The recent High Court of Australia decision in Qantas Airways Limited v Transport Workers Union of Australia confirms that an employer is prohibited from taking adverse action against an employee to prevent the exercise of a future workplace right. The decision is all about the preclusion in section 340 of the Fair Work Act which precludes an employer from taking adverse action against a person because the person has, is or proposes to exercise a workplace right.
Late November 2020, Qantas announced that its ground handling operations would be outsourced to third-party suppliers. This resulted in thousands of its employees becoming redundant. Many such employees were members of the Transport Workers Union of Australia (the TWU).
The TWU commenced proceedings. It alleged that the decision to outsource was made to prevent employees from exercising their workplace rights, including to the future right to take industrial action.
Qantas had sound commercial reasons for the outsourcing decision, but it also had additional reasons which were “substantial and operative”. Those additional reasons were to prevent the affected employees from exercising workplace rights to organise and engage in protected industrial action and to participate in bargaining (the future workplace rights). The affected employees could not exercise the future workplace rights at the time of the outsourcing decision. Nevertheless, it was expected at the time of the outsourcing decision that, in the absence of the outsourcing decision, the affected employees would be able to exercise and would in fact exercise the future workplace rights in 2021.
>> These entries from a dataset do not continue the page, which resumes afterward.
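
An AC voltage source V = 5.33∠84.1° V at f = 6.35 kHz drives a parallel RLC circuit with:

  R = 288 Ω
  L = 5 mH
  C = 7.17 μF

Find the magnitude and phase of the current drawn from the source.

Step 1 — Angular frequency: ω = 2π·f = 2π·6350 = 3.99e+04 rad/s.
Step 2 — Component impedances:
  R: Z = R = 288 Ω
  L: Z = jωL = j·3.99e+04·0.005 = 0 + j199.5 Ω
  C: Z = 1/(jωC) = -j/(ω·C) = 0 - j3.496 Ω
Step 3 — Parallel combination: 1/Z_total = 1/R + 1/L + 1/C; Z_total = 0.04395 - j3.557 Ω = 3.558∠-89.3° Ω.
Step 4 — Source phasor: V = 5.33∠84.1° V = 0.5479 + j5.302 V.
Step 5 — Ohm's law: I = V / Z_total = (0.5479 + j5.302) / (0.04395 - j3.557) = -1.488 + j0.1724 A.
Step 6 — Convert to polar: |I| = 1.498 A, ∠I = 173.4°.

I = 1.498∠173.4° A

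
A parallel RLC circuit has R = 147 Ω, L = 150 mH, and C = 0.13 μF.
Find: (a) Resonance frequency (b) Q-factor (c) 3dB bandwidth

Step 1 — Resonance: ω₀ = 1/√(LC) = 1/√(0.15·1.3e-07) = 7161 rad/s.
Step 2 — f₀ = ω₀/(2π) = 1140 Hz.
Step 3 — Parallel Q: Q = R/(ω₀L) = 147/(7161·0.15) = 0.1368.
Step 4 — Bandwidth: Δω = ω₀/Q = 5.233e+04 rad/s; BW = Δω/(2π) = 8328 Hz.

(a) f₀ = 1140 Hz  (b) Q = 0.1368  (c) BW = 8328 Hz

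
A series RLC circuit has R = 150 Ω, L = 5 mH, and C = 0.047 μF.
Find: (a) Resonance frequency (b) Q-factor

Step 1 — Resonance condition Im(Z)=0 gives ω₀ = 1/√(LC).
Step 2 — ω₀ = 1/√(0.005·4.7e-08) = 6.523e+04 rad/s.
Step 3 — f₀ = ω₀/(2π) = 1.038e+04 Hz.
Step 4 — Series Q: Q = ω₀L/R = 6.523e+04·0.005/150 = 2.174.

(a) f₀ = 1.038e+04 Hz  (b) Q = 2.174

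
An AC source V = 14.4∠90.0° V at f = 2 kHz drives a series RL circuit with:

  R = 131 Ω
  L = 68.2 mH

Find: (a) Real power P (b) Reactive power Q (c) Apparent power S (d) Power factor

Step 1 — Angular frequency: ω = 2π·f = 2π·2000 = 1.257e+04 rad/s.
Step 2 — Component impedances:
  R: Z = R = 131 Ω
  L: Z = jωL = j·1.257e+04·0.0682 = 0 + j857 Ω
Step 3 — Series combination: Z_total = R + L = 131 + j857 Ω = 867∠81.3° Ω.
Step 4 — Source phasor: V = 14.4∠90.0° V = 0 + j14.4 V.
Step 5 — Current: I = V / Z = 0.01642 + j0.00251 A = 0.01661∠8.7° A.
Step 6 — Complex power: S = V·I* = 0.03614 + j0.2364 VA.
Step 7 — Real power: P = Re(S) = 0.03614 W.
Step 8 — Reactive power: Q = Im(S) = 0.2364 VAR.
Step 9 — Apparent power: |S| = 0.2392 VA.
Step 10 — Power factor: PF = P/|S| = 0.1511 (lagging).

(a) P = 0.03614 W  (b) Q = 0.2364 VAR  (c) S = 0.2392 VA  (d) PF = 0.1511 (lagging)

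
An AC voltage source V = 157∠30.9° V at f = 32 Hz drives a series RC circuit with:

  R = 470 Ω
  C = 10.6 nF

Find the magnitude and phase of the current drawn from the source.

Step 1 — Angular frequency: ω = 2π·f = 2π·32 = 201.1 rad/s.
Step 2 — Component impedances:
  R: Z = R = 470 Ω
  C: Z = 1/(jωC) = -j/(ω·C) = 0 - j4.692e+05 Ω
Step 3 — Series combination: Z_total = R + C = 470 - j4.692e+05 Ω = 4.692e+05∠-89.9° Ω.
Step 4 — Source phasor: V = 157∠30.9° V = 134.7 + j80.63 V.
Step 5 — Ohm's law: I = V / Z_total = (134.7 + j80.63) / (470 - j4.692e+05) = -0.0001715 + j0.0002873 A.
Step 6 — Convert to polar: |I| = 0.0003346 A, ∠I = 120.8°.

I = 0.0003346∠120.8° A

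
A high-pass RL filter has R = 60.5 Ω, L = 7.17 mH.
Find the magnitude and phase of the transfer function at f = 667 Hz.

Step 1 — Angular frequency: ω = 2π·667 = 4191 rad/s.
Step 2 — Transfer function: H(jω) = jωL/(R + jωL).
Step 3 — Numerator jωL = j·30.05; denominator R + jωL = 60.5 + j30.05.
Step 4 — H = 0.1979 + j0.3984.
Step 5 — Magnitude: |H| = 0.4448 (-7.0 dB); phase: φ = 63.6°.

|H| = 0.4448 (-7.0 dB), φ = 63.6°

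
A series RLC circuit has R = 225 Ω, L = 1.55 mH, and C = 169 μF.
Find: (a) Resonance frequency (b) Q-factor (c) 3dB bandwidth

Step 1 — Resonance condition Im(Z)=0 gives ω₀ = 1/√(LC).
Step 2 — ω₀ = 1/√(0.00155·0.000169) = 1954 rad/s.
Step 3 — f₀ = ω₀/(2π) = 311 Hz.
Step 4 — Series Q: Q = ω₀L/R = 1954·0.00155/225 = 0.01346.
Step 5 — 3dB bandwidth: Δω = ω₀/Q = 1.452e+05 rad/s; BW = Δω/(2π) = 2.31e+04 Hz.

(a) f₀ = 311 Hz  (b) Q = 0.01346  (c) BW = 2.31e+04 Hz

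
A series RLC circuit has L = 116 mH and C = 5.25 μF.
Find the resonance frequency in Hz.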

The central issue in the High Court was whether Qantas’ decision to terminate its employees at a time when they only had the future workplace rights, breached section 340(1)(b) of the Act, which prohibits a person from “taking adverse action against another person to prevent the exercise of a workplace right.”
The key aspects of the High Court decision are:
section 340(1)(b) of the Act prohibits adverse action against another person if a substantial and operative reason for the action is to prevent the other person from exercising a presently held or “future workplace right”;
if a person’s ability to exercise a workplace right “depends on temporal and circumstantial contingencies”, then the person has a workplace right, even if it is not presently exercisable; and
if the “substantial and operative reason” for taking the adverse action is to prevent the exercise of a future workplace right then it is in breach of section 340(1)(b).
There is no general preclusion against a business outsourcing aspects of its business including labour.
Stating the obvious I know, but limit the reasons for any decision that involves taking adverse action against a person (e.g. termination of employment), to those things that are not past, present or future workplace rights.